Related: Miss Kim Opens: Ji Hye Kim plans a slow rollout
Miss Kim: Korean by Zingerman’s

The restaurant lost money in its first three years—which isn’t uncommon. Kim was hoping to break even in 2020. Then Covid hit.

Governor Whitmer twice halted indoor restaurant service, putting Miss Kim in survival mode. Revenues, which topped $1.2 million in fiscal 2019, plummeted to $963,000 in the fiscal year ending July 2021.

“We entertained a lot of scenarios,” Kim says. “We talked about shutting it down. We talked about not renewing the lease. We talked about maybe changing the concept. We talked about everything.”

It survived, she says, because “we stayed open to all possibilities, and we were nimble.” With the dining room closed, she cut the staff from twenty to twelve, retraining some servers for jobs in the kitchen and filling take-out orders. A $184,405 federal Paycheck Protection Program Loan helped cover the remaining employees’ salaries and was subsequently forgiven.

“It was a little bit of stop and go, stop and go,” Kim says. “But when we were finally able to reopen, there was no more stopping.”

The staff has since rebounded to thirty people. Revenue hit $1.89 million in fiscal 2023, with a net profit of $101,000, and Kim says she is on track to exceed those figures this year. Kim owns 51 percent of the business, with Zingerman’s cofounders Paul Saginaw and Ari Weinzweig dividing the rest.

Saginaw credits Miss Kim’s survival to Kim’s tenacity. “There are very, very few people who are as hard a worker as she is,” he says. “She’s serious but with a great sense of humor. She doesn’t give up. It wasn’t us. It was all her effort. She was the one who was going to do everything to keep it going.”

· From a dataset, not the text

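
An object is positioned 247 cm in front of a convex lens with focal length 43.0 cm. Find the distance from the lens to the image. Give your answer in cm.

52.1 cm

Lens equation: 1/s_i = 1/f − 1/s_o = 1/(43.00) − 1/(247) = 0.02326 − 0.004049 = 0.01921, so s_i = 52.1 cm.
The image is real, inverted and reduced, on the far side of the lens.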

Related: Keeping Zingerman’s Zingerman’s

As Kim was struggling to keep things going, her restaurant was getting national attention.

In September 2021, she was tapped as one of the country’s Best New Chefs by Food & Wine magazine. Feature stories, videos, photographs, and recipes in Food & Wine followed, along with Kim’s list of Ann Arbor recommendations (including Spencer, Bløm Meadworks, and the path circling Argo Pond).

The honor came on top of Kim’s 2020 nomination by the James Beard Awards as Best Chef: Great Lakes, followed by a 2022 nomination as the country’s outstanding chef. She has nabbed two Beard nominations since, although she has not won.

“I thought it was really sweet and unexpected,” Kim said of the attention, which brought invitations to numerous industry events and a much higher social media profile. She’s also seeing more out-of-town visitors seeking her upscale Korean cuisine.

One of the guests at the dinner was Rachel Liu Martindale, owner of Q Bakehouse & Market, which opened on Valentine’s Day in the small shopping center at Jackson and Dexter roads. She says Kim was one of her first customers, posing for an Instagram photo at the bakery.

“Ji Hye is a pillar in the Ann Arbor food scene,” Martindale says. “There aren’t many other Asian-American women food business owner-chefs, and I love what she represents as a minority in this area.”

The cookbook evenings continue this month, when Miss Kim hosts Khushbu Shah, author of Amrikan: 125 Recipes from the Indian American Diaspora on July 2. “We absolutely love trying different foods,” Kim says. “Sometimes we are tired of fried tofu at the restaurant, ’cause we’re there every day.”

She’s also set to lead her first tour of Korea next year for Zingerman’s Food Tours, taking a dozen guests to visit markets, farmers, and artisanal food producers. The first session, priced at $12,500, not including airfare, sold out immediately, leading Food Tours to add a second trip that also sold out.

Beyond that, Kim, forty-six, says she’s got “five different documents” for directions she’d like to take in her personal and professional life. Saginaw, who has helped shepherd Kim’s growth from Deli employee to food-truck owner to restaurateur, says he’s proud of her achievements.

“I couldn’t be happier for her,” he says. “I think it’s about time, and she deserves all of it.”